Dr Oz: Swap Your Coffee For Matcha
Maya argued that coffee drinkers should be using matcha for longer lasting, smooth energy. Dr Oz challenged two avid coffee drinkers, Rae and Jackie, to drink matcha green tea instead of coffee that day. Rae shared that she felt super energized and had no jitters. She still felt just as energized as she did after first drinking the tea. Jackie agreed and said she’s practically a coffee addict but the matcha provided her with energy throughout the day.

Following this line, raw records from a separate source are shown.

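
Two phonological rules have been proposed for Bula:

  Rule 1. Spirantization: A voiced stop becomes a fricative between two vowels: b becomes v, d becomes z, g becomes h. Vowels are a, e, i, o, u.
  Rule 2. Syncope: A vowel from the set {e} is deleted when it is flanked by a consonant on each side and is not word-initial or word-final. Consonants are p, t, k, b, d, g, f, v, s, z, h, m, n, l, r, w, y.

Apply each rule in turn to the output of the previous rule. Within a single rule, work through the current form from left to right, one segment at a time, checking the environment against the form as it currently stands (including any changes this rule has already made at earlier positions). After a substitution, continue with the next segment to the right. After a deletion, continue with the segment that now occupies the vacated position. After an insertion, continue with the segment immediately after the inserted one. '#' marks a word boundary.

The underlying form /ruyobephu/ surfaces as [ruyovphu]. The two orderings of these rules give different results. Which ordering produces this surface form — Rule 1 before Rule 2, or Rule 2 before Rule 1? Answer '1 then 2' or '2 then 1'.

1 then 2

Order 1 then 2:
  1 Spirantization: [ruyobephu] → [ruyovephu]
  2 Syncope: [ruyovephu] → [ruyovphu]
  result: [ruyovphu]
Order 2 then 1:
  2 Syncope: [ruyobephu] → [ruyobphu]
  1 Spirantization: no change — [ruyobphu]
  result: [ruyobphu]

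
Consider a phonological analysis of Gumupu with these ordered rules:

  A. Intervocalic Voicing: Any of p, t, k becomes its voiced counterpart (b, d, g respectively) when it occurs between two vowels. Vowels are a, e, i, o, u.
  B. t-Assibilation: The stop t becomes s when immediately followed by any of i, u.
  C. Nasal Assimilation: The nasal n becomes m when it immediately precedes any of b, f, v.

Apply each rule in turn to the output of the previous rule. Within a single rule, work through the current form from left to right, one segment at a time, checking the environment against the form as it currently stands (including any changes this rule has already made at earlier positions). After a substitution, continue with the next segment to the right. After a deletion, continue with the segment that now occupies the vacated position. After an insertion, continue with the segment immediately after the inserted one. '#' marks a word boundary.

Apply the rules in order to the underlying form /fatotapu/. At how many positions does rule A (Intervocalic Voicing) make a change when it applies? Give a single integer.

A Intervocalic Voicing: [fatotapu] → [fadodabu]
B t-Assibilation: no change — [fadodabu]
C Nasal Assimilation: no change — [fadodabu]
Rule A changed 3 position(s).

3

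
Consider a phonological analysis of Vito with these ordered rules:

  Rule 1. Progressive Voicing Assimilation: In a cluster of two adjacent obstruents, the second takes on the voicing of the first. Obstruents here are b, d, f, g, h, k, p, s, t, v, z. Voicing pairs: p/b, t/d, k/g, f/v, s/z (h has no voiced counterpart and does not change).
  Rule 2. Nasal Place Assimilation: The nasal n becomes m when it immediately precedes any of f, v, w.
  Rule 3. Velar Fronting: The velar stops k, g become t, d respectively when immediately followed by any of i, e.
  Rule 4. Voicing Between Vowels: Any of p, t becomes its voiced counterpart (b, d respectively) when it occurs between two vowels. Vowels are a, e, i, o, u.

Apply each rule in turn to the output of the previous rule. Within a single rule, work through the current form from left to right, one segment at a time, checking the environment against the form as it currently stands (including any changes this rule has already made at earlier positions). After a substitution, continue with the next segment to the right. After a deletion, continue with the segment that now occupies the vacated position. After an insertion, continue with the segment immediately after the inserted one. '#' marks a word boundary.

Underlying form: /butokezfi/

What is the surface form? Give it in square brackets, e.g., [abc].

[budodezvi]

Rule 1 Progressive Voicing Assimilation: [butokezfi] → [butokezvi]
Rule 2 Nasal Place Assimilation: no change — [butokezvi]
Rule 3 Velar Fronting: [butokezvi] → [butotezvi]
Rule 4 Voicing Between Vowels: [butotezvi] → [budodezvi]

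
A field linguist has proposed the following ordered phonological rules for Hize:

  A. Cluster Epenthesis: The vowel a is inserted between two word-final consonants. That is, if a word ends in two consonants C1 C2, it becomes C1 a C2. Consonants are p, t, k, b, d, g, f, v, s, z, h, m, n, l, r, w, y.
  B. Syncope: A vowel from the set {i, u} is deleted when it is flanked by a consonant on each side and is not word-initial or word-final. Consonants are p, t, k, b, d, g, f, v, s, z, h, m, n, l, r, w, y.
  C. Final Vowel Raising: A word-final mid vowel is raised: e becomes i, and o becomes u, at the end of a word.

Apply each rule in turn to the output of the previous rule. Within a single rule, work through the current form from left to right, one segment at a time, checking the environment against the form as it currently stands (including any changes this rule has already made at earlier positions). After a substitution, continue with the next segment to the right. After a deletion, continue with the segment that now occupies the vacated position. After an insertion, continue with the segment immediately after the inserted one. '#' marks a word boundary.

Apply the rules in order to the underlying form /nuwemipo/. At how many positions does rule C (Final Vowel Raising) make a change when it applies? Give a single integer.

A Cluster Epenthesis: no change — [nuwemipo]
B Syncope: [nuwemipo] → [nwempo]
C Final Vowel Raising: [nwempo] → [nwempu]
Rule C changed 1 position(s).

1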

Maya explained that by drinking matcha, you’re going to get alpha waves that are stimulated from the brain, providing a calm, alert feeling, instead of the “buzz” that coffee gives you. She described it as similar to doing yoga. Matcha actually contains theanine which provides a more relaxing energy than coffee.
To find the best matcha available, Dr Oz welcomed Candace Kumai, author of “Clean Green Eats.” She traveled as far as Japan to find the best options out there. Candace loves matcha describing it as “grassy, umami, earthy, and deep.” She claimed that everyone needs to try it themselves to get the feeling everyone was describing.
To find quality matcha, first you want to look for matcha that comes from Japan. Second, look for a bright green color. If it’s brown, that means it’s oxidized. Because the shelf life for matcha is about a year, you want to keep your matcha in a cool, dark place for up to a year. Additionally, try to find organic if possible for the most antioxidants and vitamins. Most health food stores will carry it.